Why Cats Love To Knock Things Over

Cats are known for clawing at drapes and knocking over anything within their reach. This behaviour can be seen as annoying mischief, but specialists suggest there is a deeper meaning. This kind of conduct isn’t a way to feed their animal instincts, it’s just your cat demanding attention, they say.

‘Unlike dogs or cows that we’ve domesticated, cats are self-domesticated and don’t need humans to survive,’ Dr. Eric Doughtery of The Cat Practice said.

‘Cats use us and this is just a way of them getting what they want, which is probably to be fed or it could be their way of them telling us they’re ill.’

Doughtery explained that when cats hunt they go after small, fast objects that they see whizzing across the floor, not stationary objects on a table top or shelf.

‘There are things that can be done to stop or minimize this kind of behavior,’ said Doughtery.

‘Just know that cats are creatures of habit and any changes in their environment can make them upset.’

Vet Gary Weitzman, author of How To Speak Cat, said: ‘Cats only vocalize to people.
There are probably one to two dozen different vocalizations per cat that we would classify as ‘meow.’
‘However, you couldn’t get a Webster’s dictionary … and define those meows, because they’re individual for every single cat.’

Dr Weitzman said cats use their meows to ‘train’ humans into fulfilling their every wish, with different meows to say ‘feed me’, ‘stroke me’ or ‘let me out’ You know what they’re asking you for because they’ve trained you,’ the Californian told US news website Salon.

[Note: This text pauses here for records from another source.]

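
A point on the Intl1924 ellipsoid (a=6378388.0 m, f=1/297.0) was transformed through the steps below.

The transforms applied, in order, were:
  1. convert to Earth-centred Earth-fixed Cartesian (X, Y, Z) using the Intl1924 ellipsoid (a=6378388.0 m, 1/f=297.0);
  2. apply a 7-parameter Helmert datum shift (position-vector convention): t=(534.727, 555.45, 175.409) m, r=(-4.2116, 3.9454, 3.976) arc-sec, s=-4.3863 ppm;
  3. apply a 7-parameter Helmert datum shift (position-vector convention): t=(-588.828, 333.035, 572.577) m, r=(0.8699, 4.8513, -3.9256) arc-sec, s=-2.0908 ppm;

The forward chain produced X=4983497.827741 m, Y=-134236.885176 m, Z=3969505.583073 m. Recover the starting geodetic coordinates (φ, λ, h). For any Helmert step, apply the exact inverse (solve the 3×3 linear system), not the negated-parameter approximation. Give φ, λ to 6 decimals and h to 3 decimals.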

‘The difference between cats and dogs is that we can train both species but, for the most part, we train dogs to respond to what we want them to do.
Cats, on the other hand, actually train us to respond to what they want us to do.’

He added: ‘You can’t translate a particular meow as being universal for all cats, but every cat will make up to two dozen meow vocalizations that mean specific and consistent things – the favorite being the 4.30am ‘gimme breakfast’.’

Dr Weitzman has also decoded the non-vocal ways cats talk to us.
For instance, extending their tails straight up equates to a human handshake, while a slow blink is akin to a peck on the cheek or a wink between friends.

Head butting and licking are also signs of affection.
When a cat is happy its whiskers are naturally extended out to the side.
But if your cat flattens its ears you might want to stay away, as this means it is scared or preparing for a fight.